Readers of this blog know that I do not have a whole lot of respect for the current leadership of MD Anderson. I didn’t have much for the DePinho Administration either and many of the current crew are holdovers still trying to get it right.

First, many of them do not have the professional qualifications for the jobs they hold.

Second, they have repeatedly demonstrated an inability to make clear judgments as to matters of great importance to the faculty such as professionalism, shared governance, and burnout.

Now we have the on-going saga of Dr. Lin, the young faculty member, up against the giant of administrative power, Dr. Sharma, in an argument over academic credit for a research idea and subsequent observations in publications as well as charges of plagiarism on the part of Dr. Sharma.

In this tussle that has been on-going since 2021, MD Anderson chose to farm out the determination of authorship to an outside law firm who, of course, sided with Dr. Sharma, professor and wife of a Nobel laureate. Cleverly, Dr. Lin employed a better judge of research misconduct, Dr. Alan Price, a former member of the federal Office of Research Integrity who this blogger knows well and can vouch for his expertise and, dare I say it, integrity. Dr. Price found no supporting evidence of plagiarism by Dr. Lin. Questions of inappropriate behavior and bullying by Dr. Sharma have yet to be addressed by a third party in or out of MD Anderson as far as the public record goes.

So now it appears we have dueling experts in a case that is clearly one of alleged research misconduct that should have been handled by the institutional Research Integrity Officer, not an outside law firm. The blame for this I put squarely at the feet of Dr. Pisters whose answer to most quandaries is the use of an outside law firm.

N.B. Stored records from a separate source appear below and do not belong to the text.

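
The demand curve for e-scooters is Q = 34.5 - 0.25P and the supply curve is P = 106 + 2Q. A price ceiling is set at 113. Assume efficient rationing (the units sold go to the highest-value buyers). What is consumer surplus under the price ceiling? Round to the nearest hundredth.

Rewriting demand in inverse form: P = 138 - 4Q.
Free-market equilibrium: 138 - 4Q = 106 + 2Q gives Q* = 5.3333, P* = 116.6667.
At P = 113, sellers supply (113 - 106)/2 = 3.5 while buyers want more, so the quantity traded is 3.5 at price 113.
The demand price at Q = 3.5 is 124. CS is the trapezoid between demand and 113 over [0, 3.5]: (1/2)[(138 - 113) + (124 - 113)](3.5) = 63.

63.00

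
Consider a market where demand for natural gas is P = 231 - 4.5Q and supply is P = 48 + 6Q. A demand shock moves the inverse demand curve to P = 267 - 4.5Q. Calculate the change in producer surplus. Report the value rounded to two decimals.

Initial equilibrium: Q_0 = 17.4286, P_0 = 152.5714; CS_0 = (1/2)(17.4286)(78.4286) = 683.449, PS_0 = (1/2)(17.4286)(104.5714) = 911.2653.
New equilibrium: 267 - 4.5Q = 48 + 6Q gives Q_1 = 20.8571, P_1 = 173.1429; CS_1 = 978.7959, PS_1 = 1305.0612.
Change in producer surplus = 1305.0612 - 911.2653 = 393.7959.

393.80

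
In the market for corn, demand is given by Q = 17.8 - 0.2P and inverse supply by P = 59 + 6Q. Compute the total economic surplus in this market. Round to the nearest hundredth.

Rewriting demand in inverse form: P = 89 - 5Q.
Set 89 - 5Q = 59 + 6Q, which gives 30 = 11Q, so Q* = 2.7273 and P* = 89 - 5(2.7273) = 75.3636.
Total surplus is the full triangle between the curves from 0 to Q*: (1/2)(2.7273)(89 - 59) = 40.9091.

40.91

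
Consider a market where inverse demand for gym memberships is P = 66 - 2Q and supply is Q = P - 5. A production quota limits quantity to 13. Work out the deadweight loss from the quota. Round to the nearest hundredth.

80.67

Rewriting supply in inverse form: P = 5 + Q.
Without the quota, 66 - 2Q = 5 + Q gives Q* = 20.3333.
At Q = 13 the demand price is 66 - 2(13) = 40 and the supply price is 5 + (13) = 18.
DWL = (1/2)(gap between curves at 13) x (Q* - 13) = (1/2)(22)(7.3333) = 80.6667.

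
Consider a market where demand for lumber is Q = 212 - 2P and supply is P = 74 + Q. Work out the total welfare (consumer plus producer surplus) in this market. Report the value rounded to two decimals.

Rewriting demand in inverse form: P = 106 - 0.5Q.
Set 106 - 0.5Q = 74 + Q, which gives 32 = 1.5Q, so Q* = 21.3333 and P* = 106 - 0.5(21.3333) = 95.3333.
CS = (1/2)(21.3333)(10.6667) = 113.7778 and PS = (1/2)(21.3333)(21.3333) = 227.5556, so total surplus = 341.3333.

341.33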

Given the vast number of lawyers at his disposal who he is already paying as well as a well-defined policy to handle allegations of research misconduct internally, I have to conclude that the leadership of MD Anderson is fully inept and has now allowed this dispute to spill into Harris County court simply because the leadership could not resolve what should have been a relatively straight-forward problem.

I served as the Research Integrity Officer for MD Anderson from 1995 through 2007. I weathered several re-writes of the policy that governs allegations for research misconduct and how inquiries and investigations ought to go. The processes are faculty controlled as they involve the faculty uniquely most of the time. Involving outside attorneys who are being paid by the institution guarantees that the attorneys will side with the institution. They are hardly unbiased arbiters of the truth.

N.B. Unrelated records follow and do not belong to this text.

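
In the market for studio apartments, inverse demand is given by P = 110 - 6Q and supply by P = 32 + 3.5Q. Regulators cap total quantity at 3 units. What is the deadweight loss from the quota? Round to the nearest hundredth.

128.96

Without the quota, 110 - 6Q = 32 + 3.5Q gives Q* = 8.2105.
At Q = 3 the demand price is 110 - 6(3) = 92 and the supply price is 32 + 3.5(3) = 42.5.
Deadweight loss is the triangle between the curves from 3 to 8.2105: (1/2)(92 - 42.5)(8.2105 - 3) = 128.9605.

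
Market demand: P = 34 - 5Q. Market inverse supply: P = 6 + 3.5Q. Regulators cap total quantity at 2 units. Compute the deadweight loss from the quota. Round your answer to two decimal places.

Without the quota, 34 - 5Q = 6 + 3.5Q gives Q* = 3.2941.
At Q = 2 the demand price is 34 - 5(2) = 24 and the supply price is 6 + 3.5(2) = 13.
Deadweight loss is the triangle between the curves from 2 to 3.2941: (1/2)(24 - 13)(3.2941 - 2) = 7.1176.

7.12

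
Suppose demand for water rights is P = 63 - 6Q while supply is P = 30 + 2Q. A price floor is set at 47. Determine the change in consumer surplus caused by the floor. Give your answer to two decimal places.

Without the control, 63 - 6Q = 30 + 2Q so Q* = 4.125 and P* = 38.25.
At the floor price 47, quantity demanded is (63 - 47)/6 = 2.6667; demand is the short side, so Q = 2.6667 trades at P = 47.
CS goes from (1/2)(4.125)(24.75) = 51.0469 to 21.3333 (computed as (63 - 47)(2.6667) - (1/2)(6)(2.6667)^2), a change of -29.7135.

-29.71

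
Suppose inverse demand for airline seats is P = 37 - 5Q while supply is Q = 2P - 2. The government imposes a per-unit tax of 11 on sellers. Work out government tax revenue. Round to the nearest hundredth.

50.00

Rewriting supply in inverse form: P = 1 + 0.5Q.
Pre-tax equilibrium: 37 - 5Q = 1 + 0.5Q gives Q* = 6.5455, P* = 4.2727.
A tax on sellers shifts supply up by 11: 37 - 5Q = 1 + 0.5Q + 11, so Q_t = 4.5455. Buyers pay P_b = 14.2727; sellers receive P_s = P_b - 11 = 3.2727.
Tax revenue = t x Q_t = 11 x 4.5455 = 50.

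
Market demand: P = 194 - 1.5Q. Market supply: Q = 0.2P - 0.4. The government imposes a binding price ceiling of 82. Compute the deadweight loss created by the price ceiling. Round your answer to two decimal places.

595.69

Rewriting supply in inverse form: P = 2 + 5Q.
Free-market equilibrium: 194 - 1.5Q = 2 + 5Q gives Q* = 29.5385, P* = 149.6923.
At P = 82, sellers supply (82 - 2)/5 = 16 while buyers want more, so the quantity traded is 16 at price 82.
At Q = 16 the demand price is 170 and the supply price is 82. Deadweight loss is the triangle between the curves from 16 to 29.5385: (1/2)(170 - 82)(29.5385 - 16) = 595.6923.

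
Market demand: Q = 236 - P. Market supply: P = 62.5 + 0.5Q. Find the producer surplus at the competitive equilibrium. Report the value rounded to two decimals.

3344.69

Rewriting demand in inverse form: P = 236 - Q.
Set 236 - Q = 62.5 + 0.5Q, which gives 173.5 = 1.5Q, so Q* = 115.6667 and P* = 236 - (115.6667) = 120.3333.
PS is the area between P* and the supply curve from 0 to Q*: (1/2)(115.6667)(57.8333) = 3344.6944.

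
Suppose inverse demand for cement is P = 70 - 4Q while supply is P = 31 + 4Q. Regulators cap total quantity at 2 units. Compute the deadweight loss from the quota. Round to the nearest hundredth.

33.06

Without the quota, 70 - 4Q = 31 + 4Q gives Q* = 4.875.
At Q = 2 the demand price is 70 - 4(2) = 62 and the supply price is 31 + 4(2) = 39.
DWL = (1/2)(gap between curves at 2) x (Q* - 2) = (1/2)(23)(2.875) = 33.0625.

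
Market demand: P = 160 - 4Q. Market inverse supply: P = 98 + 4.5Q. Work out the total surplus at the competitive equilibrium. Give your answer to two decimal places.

226.12

Setting demand equal to supply, 62 = 8.5Q, so Q* = 7.2941 and P* = 130.8235.
CS = (1/2)(7.2941)(29.1765) = 106.4083 and PS = (1/2)(7.2941)(32.8235) = 119.7093, so total surplus = 226.1176.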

I suggest that Dr. Pisters start over again with the institutional Research Integrity Officer. If that person cannot get this done, replace that person with someone who can. In 12 years, I never needed the resources of an outside law firm to resolve the various misconduct allegations I had to handle.

This is another example of a president unfit for his job who has appointed people equally ill-equipped to govern the faculty let alone oversee shared governance.

This is admittedly hard stuff. But it’s not impossible. And if it appears to be impossible, get people in place who are capable of doing it.

This is a clear case of power imbalance between a noted senior faculty member and an early career junior faculty member. Only other senior faculty should be adjudicating the issues here. That Dr. Pisters brought in an outside law firm is a clear indictment of his administrative infrastructure let alone his personal judgment. Changes are needed.

This case went way to far down the tracks because those in charge did not know what to do. Get people in place who do.